The Heiress(26)
He was still smiling, and I realized, lying there on the floor, that this was fun to him. That he was thoroughly enjoying watching me tremble at his feet.
But the question you must be asking, the question I’ve asked myself: Did I think he would shoot me, right then and there?
Darling, I want so badly to say yes. I want to say that what happened next was true self-defense, because I feared for my life in that very moment.
But it’s the truth you asked for, and the truth you’ll get.
I was afraid for my life, yes. But no, I don’t think he would have shot me. There was no fun in that, after all. Just like there was no fun in beating me over and over, breaking skin, knocking out teeth. It was the fear he enjoyed, the threat. My terror made him feel in control, and all these years later, I wonder who taught him that. His father? His mother? A sadistic teacher at that all-boys school he went to in the mountains of north Georgia?
Or was he born like that? Was that desire for power, the satisfaction that came from having someone at his mercy, simply a quirk of his biology, just like his green eyes or his height?
I have no way of knowing.
What I do know is that he heaved a sigh and lowered the gun, setting it upright on its butt against the little bench at the foot of my bed.
“Head’s killing me,” he muttered, turning away.
Terrible last words.
I watched him walk out the door, heading for his own bedroom at the other end of the hall, and all the terror that had raced through me just seconds before ignited into something hot and wild, and I was moving almost before I knew it.
The metal of the gun was still warm from Duke’s hand, the weight familiar to me as I carried it out of the bedroom.
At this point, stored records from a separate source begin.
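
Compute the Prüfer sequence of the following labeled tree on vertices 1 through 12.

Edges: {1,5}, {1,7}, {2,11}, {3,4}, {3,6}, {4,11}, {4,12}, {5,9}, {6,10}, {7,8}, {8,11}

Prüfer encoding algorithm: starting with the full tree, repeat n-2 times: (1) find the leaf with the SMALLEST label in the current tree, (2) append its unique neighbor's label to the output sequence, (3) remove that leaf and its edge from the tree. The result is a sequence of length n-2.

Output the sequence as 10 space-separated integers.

Step 1: leaves = {2,9,10,12}. Remove smallest leaf 2, emit neighbor 11.
Step 2: leaves = {9,10,12}. Remove smallest leaf 9, emit neighbor 5.
Step 3: leaves = {5,10,12}. Remove smallest leaf 5, emit neighbor 1.
Step 4: leaves = {1,10,12}. Remove smallest leaf 1, emit neighbor 7.
Step 5: leaves = {7,10,12}. Remove smallest leaf 7, emit neighbor 8.
Step 6: leaves = {8,10,12}. Remove smallest leaf 8, emit neighbor 11.
Step 7: leaves = {10,11,12}. Remove smallest leaf 10, emit neighbor 6.
Step 8: leaves = {6,11,12}. Remove smallest leaf 6, emit neighbor 3.
Step 9: leaves = {3,11,12}. Remove smallest leaf 3, emit neighbor 4.
Step 10: leaves = {11,12}. Remove smallest leaf 11, emit neighbor 4.
Done: 2 vertices remain (4, 12). Sequence = [11 5 1 7 8 11 6 3 4 4]

Answer: 11 5 1 7 8 11 6 3 4 4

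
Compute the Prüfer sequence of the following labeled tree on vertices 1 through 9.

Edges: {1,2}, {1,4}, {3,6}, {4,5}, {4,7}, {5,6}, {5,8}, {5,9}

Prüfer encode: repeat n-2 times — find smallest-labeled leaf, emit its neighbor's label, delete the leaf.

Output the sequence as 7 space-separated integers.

Answer: 1 4 6 5 4 5 5

Derivation:
Step 1: leaves = {2,3,7,8,9}. Remove smallest leaf 2, emit neighbor 1.
Step 2: leaves = {1,3,7,8,9}. Remove smallest leaf 1, emit neighbor 4.
Step 3: leaves = {3,7,8,9}. Remove smallest leaf 3, emit neighbor 6.
Step 4: leaves = {6,7,8,9}. Remove smallest leaf 6, emit neighbor 5.
Step 5: leaves = {7,8,9}. Remove smallest leaf 7, emit neighbor 4.
Step 6: leaves = {4,8,9}. Remove smallest leaf 4, emit neighbor 5.
Step 7: leaves = {8,9}. Remove smallest leaf 8, emit neighbor 5.
Done: 2 vertices remain (5, 9). Sequence = [1 4 6 5 4 5 5]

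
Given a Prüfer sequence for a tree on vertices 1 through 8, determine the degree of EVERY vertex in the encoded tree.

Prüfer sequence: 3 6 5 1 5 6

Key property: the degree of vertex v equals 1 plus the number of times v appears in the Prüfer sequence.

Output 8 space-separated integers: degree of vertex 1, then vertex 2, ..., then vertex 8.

Answer: 2 1 2 1 3 3 1 1

Derivation:
p_1 = 3: count[3] becomes 1
p_2 = 6: count[6] becomes 1
p_3 = 5: count[5] becomes 1
p_4 = 1: count[1] becomes 1
p_5 = 5: count[5] becomes 2
p_6 = 6: count[6] becomes 2
Degrees (1 + count): deg[1]=1+1=2, deg[2]=1+0=1, deg[3]=1+1=2, deg[4]=1+0=1, deg[5]=1+2=3, deg[6]=1+2=3, deg[7]=1+0=1, deg[8]=1+0=1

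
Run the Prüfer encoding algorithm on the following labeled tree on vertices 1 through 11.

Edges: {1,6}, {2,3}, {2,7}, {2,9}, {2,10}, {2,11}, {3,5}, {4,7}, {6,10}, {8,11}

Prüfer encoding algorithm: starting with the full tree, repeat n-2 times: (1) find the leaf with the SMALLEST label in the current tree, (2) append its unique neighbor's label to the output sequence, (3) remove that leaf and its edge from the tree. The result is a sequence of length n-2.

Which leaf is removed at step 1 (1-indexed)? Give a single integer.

Step 1: current leaves = {1,4,5,8,9}. Remove leaf 1 (neighbor: 6).

Answer: 1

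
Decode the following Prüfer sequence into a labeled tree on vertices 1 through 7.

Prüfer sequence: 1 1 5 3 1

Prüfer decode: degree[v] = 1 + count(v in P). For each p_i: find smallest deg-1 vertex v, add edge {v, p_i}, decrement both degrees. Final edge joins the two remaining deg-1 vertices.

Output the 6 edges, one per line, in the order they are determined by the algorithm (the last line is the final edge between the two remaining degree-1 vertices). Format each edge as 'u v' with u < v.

Initial degrees: {1:4, 2:1, 3:2, 4:1, 5:2, 6:1, 7:1}
Step 1: smallest deg-1 vertex = 2, p_1 = 1. Add edge {1,2}. Now deg[2]=0, deg[1]=3.
Step 2: smallest deg-1 vertex = 4, p_2 = 1. Add edge {1,4}. Now deg[4]=0, deg[1]=2.
Step 3: smallest deg-1 vertex = 6, p_3 = 5. Add edge {5,6}. Now deg[6]=0, deg[5]=1.
Step 4: smallest deg-1 vertex = 5, p_4 = 3. Add edge {3,5}. Now deg[5]=0, deg[3]=1.
Step 5: smallest deg-1 vertex = 3, p_5 = 1. Add edge {1,3}. Now deg[3]=0, deg[1]=1.
Final: two remaining deg-1 vertices are 1, 7. Add edge {1,7}.

Answer: 1 2
1 4
5 6
3 5
1 3
1 7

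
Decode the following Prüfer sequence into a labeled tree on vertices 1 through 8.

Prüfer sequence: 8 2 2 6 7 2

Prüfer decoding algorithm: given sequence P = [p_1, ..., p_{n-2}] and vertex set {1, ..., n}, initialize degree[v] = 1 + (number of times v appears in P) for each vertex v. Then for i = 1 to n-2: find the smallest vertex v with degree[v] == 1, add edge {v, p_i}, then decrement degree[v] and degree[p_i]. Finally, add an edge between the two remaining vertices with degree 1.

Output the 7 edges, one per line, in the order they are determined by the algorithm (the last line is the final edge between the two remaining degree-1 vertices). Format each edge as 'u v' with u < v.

Initial degrees: {1:1, 2:4, 3:1, 4:1, 5:1, 6:2, 7:2, 8:2}
Step 1: smallest deg-1 vertex = 1, p_1 = 8. Add edge {1,8}. Now deg[1]=0, deg[8]=1.
Step 2: smallest deg-1 vertex = 3, p_2 = 2. Add edge {2,3}. Now deg[3]=0, deg[2]=3.
Step 3: smallest deg-1 vertex = 4, p_3 = 2. Add edge {2,4}. Now deg[4]=0, deg[2]=2.
Step 4: smallest deg-1 vertex = 5, p_4 = 6. Add edge {5,6}. Now deg[5]=0, deg[6]=1.
Step 5: smallest deg-1 vertex = 6, p_5 = 7. Add edge {6,7}. Now deg[6]=0, deg[7]=1.
Step 6: smallest deg-1 vertex = 7, p_6 = 2. Add edge {2,7}. Now deg[7]=0, deg[2]=1.
Final: two remaining deg-1 vertices are 2, 8. Add edge {2,8}.

Answer: 1 8
2 3
2 4
5 6
6 7
2 7
2 8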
I’d been hunting in the woods around Ashby House with Daddy since I was five, and I knew my way around firearms.
The flat was dim, moonlight spilling through windows high up on the wall above the landing, and the sconces on the stairs providing the only light. The carpet was soft underneath my bare feet, the silk of my nightgown cool, and Duke was just in front of me, almost to his bedroom door.
“Duke.”
I didn’t shout it, and my voice sounded surprisingly flat in my ears.
The butt of the gun nestled in the hollow of my shoulder like it had been meant to sit there.
He turned.
He was frowning, I remember that. He wasn’t scared, just irritated that I had decided to keep playing a scene he had already grown tired of.
I pulled the trigger.
I only wanted to scare him. I didn’t even think the gun was loaded.
Ah. And there I go. Giving you lies when I promised truth.
Let me try again.
I didn’t know whether the gun was loaded, that’s true. In retrospect, it’s insane that Darcy Butler’s father was displaying a loaded gun in his Parisian flat, and that Darcy and then Duke toted it all over the city.
But honestly, I wasn’t even thinking about that. Only later did it occur to me that the gun might have harmlessly clicked, and Duke would’ve flinched and then made me pay for my empty threat.
The shot was loud, so loud it seemed like it would blot out any other noise forever. I’d cried the first time I’d fired a gun, aiming for a rabbit I hadn’t wanted to hit, and my father had told me I was going to need to toughen up if I expected to run Ashby House one day.
I didn’t cry this time. I watched, feeling outside my own body, as the bullet tore through that clean white shirt of Duke’s, just along his ribs, as his face bloomed with surprise, eyes wide as they looked at me.
Remember, this was a gun meant for killing elephants and tigers.
You can imagine what it did to a person.
I fired again.
It’s that second shot that makes me a murderer to my mind. The first? I’d been terrorized for weeks at that point, scared past the point of endurance that night, and I can forgive myself for reacting. Maybe anyone could.
I think you can.
But the second bullet … that’s when I adjusted my aim. That’s when I knew exactly what I was doing.
That’s when I sent a bullet straight into the heart I thought would be mine forever.
It was so quiet after. My ears wouldn’t stop ringing, and Duke was slumped on the carpet, his eyes staring. His chest moved up and down in a jerky movement, once, maybe twice. There was a sound in his throat I never wanted to hear again, and I was glad when it was over, when he was still.
I knelt beside him for a while there in the darkness, like I told you. His blood soaking into my nightgown while I waited to feel something. Horror, remorse, fear. Anything at all.
Relief came first. It was over now. I’d never again wake up wondering if this was the day he went too far. And then, a flicker of sadness followed. Not for the Duke he’d actually been, but the Duke I’d thought he was.
But that was it. No shame. No grief. No worry or frantic thoughts of police and punishments, and good god, did they still have the guillotine in France?
It was more like I’d just solved a math problem that had been vexing me, and I wondered if this was what it was to be in shock. That was it, surely.
All those feelings—those natural, human feelings, like grief and regret—would come in time.
Or so I thought.
For now, however, there was one last thing to do.
I went to where I’d left the gun, and moved it to the top of the stairs, taking care to wipe it down with the unbloodied hem of my robe. Then I went back to Duke’s body, wrapping my arms around him, letting more of his blood cover me, pressing my cheek to his so that his blood soaked into my loose hair.